Impressive Gains for Iranian Cinema after Nuclear Deal

My movies are generally not happy ones. But I’m pleased that I make my people–or at least part of my people–happy with these awards,” said Iranian filmmaker Asghar Farhadi in his acceptance speech last weekend at the 2016 Cannes Film Festival.

Farhadi, the 44 year-old Oscar-winning director, won the award for best screenplay at Cannes for his film The Salesman, a tale of mystery and suspense. A young Iranian couple, acting part-time in an adaptation of Arthur Miller’s play Death of a Salesman, are forced to change houses and face enigmatic events. A number of Western film critics have praised what they describe as Farhadi’s mastery of the family suspense genre in making this movie.

Shahab Hosseini, a 42-year-old Iranian actor who has received considerable acclaim for past roles, won the best actor award at Cannes for his performance in Farhadi’s film. This is Farhadi’s third film in which Hosseini has taken part. Hosseini also won a Golden Globe for his performance in Farhadi’s Oscar-winning movie A Separation.

In his acceptance speech, Hosseini saluted his father’s soul and said he owes the award to the people of his country, to whom it truly belongs.

Variety attributes this double-win for Iranian cinema to a post-nuclear deal resurgence in Iran’s cinematic domain, mentioning Farhadi’s return to Iran for work on The Salesman. After his 2011 Oscar win for A Separation, Farhadi made his next award-winning movie, The Past, in France. The critically acclaimed film was made abroad due to obstacles in the artistic sphere in Iran during the presidency of Mahmoud Ahmadinejad. Farhadi, who was residing in France, dropped his plans to film in Spain and commenced working on The Salesman, his seventh movie, in Iran last year, citing a preference to live and work in his own country despite potential problems and red lines.

These so-called red lines and limitations are still very much in place in Iran’s cinema. The Hassan Rouhani administration has had little success expanding freedom of the press or other civil rights. Like many Iranian film-makers, most Iranian journalists and activists continue to face grave constraints and drastic measures in case of minor oversteps of the boundaries and red lines, which at times are quite blurred.

The extent of these limitations, however, as well as the overall ambience in which screenwriters, directors, and actors work, has improved since Ahmadinejad’s era. The lowest point came with the closure of the House of Cinema, the largest and most-encompassing body for Iranian filmmakers, five years ago. When this association –comparable to the Screenwriters’ Guild in the United States– was forcibly shut down, a large group of respected Iranian directors and actors wrote a letter requesting its return to activity but was ignored by Ahmadinejad’s administration. The House of Cinema formally reopened after the 2013 election of Rouhani.

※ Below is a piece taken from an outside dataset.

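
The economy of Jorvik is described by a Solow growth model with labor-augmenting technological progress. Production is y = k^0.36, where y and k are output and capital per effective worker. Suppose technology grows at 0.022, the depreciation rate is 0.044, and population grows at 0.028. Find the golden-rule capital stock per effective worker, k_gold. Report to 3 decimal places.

Capital per effective worker breaks even when investment replaces (n + g + δ)·k; here n + g + δ = 0.094.
Maximizing c = f(k) − (n+g+δ)·k gives f'(k) = n+g+δ, i.e. 0.36·k^(0.36−1) = 0.094, so k_gold = (0.36/0.094)^(1/0.64) ≈ 8.1510.

k_gold ≈ 8.151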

Among those who have returned to work since 2013 is Jafar Panahi, an internationally renowned, award-winning Iranian director, who was jailed amid the protests against the outcome of the 2009 presidential elections, in which Ahmadinejad won a fraud-tainted victory.

Panahi was released on bail after an international outcry and while technically still banned from filmmaking in Iran, has managed to direct three movies. They include a half-comedy, half-documentary film called Taxi last year, which starred himself as a former director-turned cab driver. Nasrin Sotoudeh, an internationally known lawyer and civil rights activist who has spent years behind bars, appears in the movie as well. Taxi was admired by film critics, and won the Golden Bear for Best Film at the 2015 Berlin International Film Festival. However, Panahi himself could not appear at the ceremony, since he is banned from foreign travel, and his niece received the award on his behalf.

While many critics anticipated the success of The Salesman in Cannes this year, Farhadi himself said the wide reception and lengthy applause that followed the screening of film surpassed his expectations.

Hosseini, a highly-talented actor who has become extremely popular in Iran this year following his performance in Shahrzad, a well-admired Iranian TV series, delivered an impressive performance in A Separation as well, though he did not play the main role in that movie. Hosseini received a Golden Globe award for this performance in 2012.

Iranian cinema has repeatedly produced internationally critically acclaimed films over the past three decades. Some successful Iranian filmmakers have even considered restrictions and restraints, while being frustrating, as the root of in-depth creativity and critical thinking, resulting in unique films.

A number of such films present unpleasant realities of Iranian society, for which their directors have been blamed by officials at times, to the point that their movies have been banned from screening inside the country under the pretext of being overly pessimistic or exaggerating and displaying the most negative aspects of the society. Overall, however, when creative Iranian filmmakers have focused on recounting tales which present universal emotions, they have managed to capture the hearts of many in Iran and beyond, including judges of highly respected Western film festivals.